Report Finds 50M Medical Records Were Exposed In 2021

The 2022 Breach Barometer Report from Protenus indicates that 2021 was a particularly disastrous year for data breaches in the healthcare business, with more than 50 million medical records disclosed or compromised. The data for the study was provided by The report contains incidents that have not been declared by the compromised organization, data breaches involving healthcare data at non-HIPAA-regulated entities, data breaches involving healthcare data reported to regulators, and data breaches that have been publicized in the media. 
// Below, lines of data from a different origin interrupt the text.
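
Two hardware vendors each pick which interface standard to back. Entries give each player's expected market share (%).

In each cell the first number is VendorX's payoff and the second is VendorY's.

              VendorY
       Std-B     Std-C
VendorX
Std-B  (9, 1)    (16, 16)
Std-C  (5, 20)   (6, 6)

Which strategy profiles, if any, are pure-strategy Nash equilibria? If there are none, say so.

Pure NE: (Std-B, Std-C)

For each player, find the best response to each opponent profile; mutual best responses are the pure NE.
VendorX against Std-B: payoffs 9, 5 → best response Std-B.
VendorX against Std-C: payoffs 16, 6 → best response Std-B.
VendorY against Std-B: payoffs 1, 16 → best response Std-C.
VendorY against Std-C: payoffs 20, 6 → best response Std-B.
Mutual best responses: (Std-B, Std-C).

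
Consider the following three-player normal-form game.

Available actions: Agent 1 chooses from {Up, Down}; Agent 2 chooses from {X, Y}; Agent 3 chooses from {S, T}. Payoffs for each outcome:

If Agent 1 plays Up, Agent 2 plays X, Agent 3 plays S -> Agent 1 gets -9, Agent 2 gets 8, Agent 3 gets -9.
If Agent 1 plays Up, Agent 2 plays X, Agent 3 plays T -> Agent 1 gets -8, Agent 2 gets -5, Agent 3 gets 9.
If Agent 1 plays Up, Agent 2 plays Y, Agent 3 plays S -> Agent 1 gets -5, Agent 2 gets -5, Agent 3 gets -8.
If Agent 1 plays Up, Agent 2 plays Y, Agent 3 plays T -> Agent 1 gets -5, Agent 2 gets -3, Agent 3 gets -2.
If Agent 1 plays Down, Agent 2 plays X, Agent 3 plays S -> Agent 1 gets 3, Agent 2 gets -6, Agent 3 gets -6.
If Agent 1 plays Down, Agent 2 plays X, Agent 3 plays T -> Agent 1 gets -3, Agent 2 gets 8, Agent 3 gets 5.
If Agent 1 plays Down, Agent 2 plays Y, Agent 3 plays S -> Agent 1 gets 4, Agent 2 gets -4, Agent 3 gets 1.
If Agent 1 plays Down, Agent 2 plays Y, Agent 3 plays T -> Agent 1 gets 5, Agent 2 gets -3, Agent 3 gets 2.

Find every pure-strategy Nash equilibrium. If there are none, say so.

The unique pure-strategy Nash equilibrium is (Down, X, T).

(Up, X, S): Agent 1 can switch to Down (-9 → 3). Not NE.
(Up, X, T): Agent 1 can switch to Down (-8 → -3). Not NE.
(Up, Y, S): Agent 1 can switch to Down (-5 → 4). Not NE.
(Up, Y, T): Agent 1 can switch to Down (-5 → 5). Not NE.
(Down, X, S): Agent 2 can switch to Y (-6 → -4). Not NE.
(Down, X, T): Agent 1 gets -3, best alternative -8; Agent 2 gets 8, best alternative -3; Agent 3 gets 5, best alternative -6. No profitable deviation — NE.
(Down, Y, S): Agent 3 can switch to T (1 → 2). Not NE.
(Down, Y, T): Agent 2 can switch to X (-3 → 8). Not NE.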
Since 2016, Protenus has been publishing yearly Breach Barometer reports, and each year since 2017, more records have been compromised due to breaches of healthcare data. At least 50,406,838 people were reported to have been impacted by healthcare data breaches in 2021, a 24 percent increase over the previous year. The report includes 905 incidents, which is a 19 percent increase from 2020. For the sixth consecutive year, the number of hacking incidents climbed, accounting for 678 breaches, or 75 percent of all breaches for the year. The hacking incidents involve malware, ransomware, phishing, and email attacks. The report revealed that  43,782,811 records were exposed or stolen as a result of the breaches, making up 87 percent of all records that were compromised in 2021. At least 110,6656 records were compromised in 32 theft-related incidents, and at least 30,922 people’s records were exposed when 11 cases of lost or stolen devices took place. 73 incidents were unable to be categorized because there was insufficient data.

The report also revealed that Healthcare providers are still the HIPAA-covered entity type that are most severely impacted by cyberattacks, while business associate data breaches have surged to almost twice the level of 2019. 75 percent of the incidents involved hacking, twelve percent involved insider negligence, and one percent involved insider misconduct. 20.986,509 records were compromised as a result of such incidents. According to Protenus, business associate data breaches typically result in a larger number of records being compromised than other breaches.

“The need for proactive patient privacy monitoring has never been greater. The threats we’re seeing today are much more intrusive than in years past and can come from multiple sources — a random employee snooping or a sophisticated cybersecurity hacker that gains access through an employee channel,” said Nick Culbertson, CEO of Protenus. “Once a breach erodes patient trust in your organization, that’s extremely difficult to recover from.”